In a speech in 2020 she said: "Through my work, I have talked to many women who have lived with coercive control and domestic violence and, thankfully, come out at the other end as the victors not the victims.
"They are some of the bravest people I have ever met. Their stories are harrowing and have reduced even the toughest of their listeners to tears. That is why it is so vital that these survivors should no longer feel any shame or any blame."
And at a reception at Clarence House in April for SafeLives, she spoke of domestic abuse.
"I would not be standing here if it was 10 years ago because we wouldn't have been talking about it - it was a taboo subject. Nobody actually wanted to talk about it.
"But now 10 years later we've got survivors telling their story who years ago would've been too ashamed to come forward to tell their stories, but now they'll get up and talk and inspire others to talk."
Sources close to the Queen say she has not gone public with the attempted attack before to avoid drawing attention to her experience rather than to the victims she now works with.
They also say this episode did not motivate the Queen to get involved in supporting domestic violence organisations as that work stemmed from hearing victims stories over the years.
"She didn't want to draw attention to her at the expense of their experiences," Low explained.
"She's heard a lot of the stories over the years and she's got a very deep seated, sincere interest in this issue and it doesn't all spring from one incident when she was a teenager."
Royal sources also say if discussion around the Queen's past experience helps destigmatise what far too many girls still suffer today, then that would be a positive from what was a negative episode.
Over the weekend, the Times also reported that Elizabeth II wanted to remain in the European Union at the time of Brexit.
Low told the BBC: "If anything, the late Queen was a reluctant remainer as so many of us were.
"A lot of people in this country were very critical of the EU... but they didn't want to change, they thought that we would not be better off out.

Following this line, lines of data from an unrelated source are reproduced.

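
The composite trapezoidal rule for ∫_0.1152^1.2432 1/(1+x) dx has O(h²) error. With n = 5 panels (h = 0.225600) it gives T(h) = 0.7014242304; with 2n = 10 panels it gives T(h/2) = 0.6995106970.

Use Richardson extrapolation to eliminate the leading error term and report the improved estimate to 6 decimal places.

0.698873

Method order is 2; weight 2^2 = 4.
Top: 4(0.6995106970) − (0.7014242304) = 2.0966185576
Denominator 4 − 1 = 3.
So the Richardson estimate is 0.6988728525.
Shift from A(h/2): −0.0006378445.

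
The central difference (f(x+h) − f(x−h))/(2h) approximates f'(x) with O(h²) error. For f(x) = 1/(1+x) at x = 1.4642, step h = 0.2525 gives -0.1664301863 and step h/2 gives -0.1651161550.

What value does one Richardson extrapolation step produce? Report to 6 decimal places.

Error is O(h^2); halving h shrinks it by 2^2 = 4.
Difference of the inputs: -0.1651161550 − (-0.1664301863) = 0.0013140313
Divide by 2^2 − 1 = 3: 0.0013140313/3 = 0.0004380104
R = -0.1651161550 + 0.0004380104 = -0.1646781446

-0.164678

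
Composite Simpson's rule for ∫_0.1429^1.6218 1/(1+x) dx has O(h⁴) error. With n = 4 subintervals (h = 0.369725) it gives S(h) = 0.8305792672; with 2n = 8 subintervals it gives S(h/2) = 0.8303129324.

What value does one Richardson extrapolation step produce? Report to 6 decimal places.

r = 4, so 2^r = 16.
16·0.8303129324 − 0.8305792672 = 12.4544276512
Extrapolated: 12.4544276512 / 15 = 0.8302951767
Shift from A(h/2): −0.0000177557.

0.830295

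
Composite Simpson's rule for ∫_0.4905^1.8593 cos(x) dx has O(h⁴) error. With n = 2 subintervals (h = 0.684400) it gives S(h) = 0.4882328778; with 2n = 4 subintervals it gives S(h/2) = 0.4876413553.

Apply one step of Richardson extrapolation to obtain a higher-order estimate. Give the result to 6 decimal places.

Method order is 4; weight 2^4 = 16.
16×0.4876413553 = 7.8022616848; subtract 0.4882328778 → 7.3140288070
Divide by 2^4 − 1 = 15.
7.3140288070 ÷ 15 = 0.4876019205

0.487602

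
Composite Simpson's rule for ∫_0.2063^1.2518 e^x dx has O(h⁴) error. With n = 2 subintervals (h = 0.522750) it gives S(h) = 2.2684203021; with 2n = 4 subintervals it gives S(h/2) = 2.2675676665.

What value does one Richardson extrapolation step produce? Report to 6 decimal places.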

I think that's what she felt.
"She certainly had criticisms of the EU."
Low also recounted the politics of the Prince of Wales, who Low said has "always been at huge pains to make sure he's not treading on any political toes".
On Prince William's homeless charity, launched in 2023, Low said the prince spoke to ministers first so as to not "upset them".
"I think it's possible a slightly different approach to what his father had."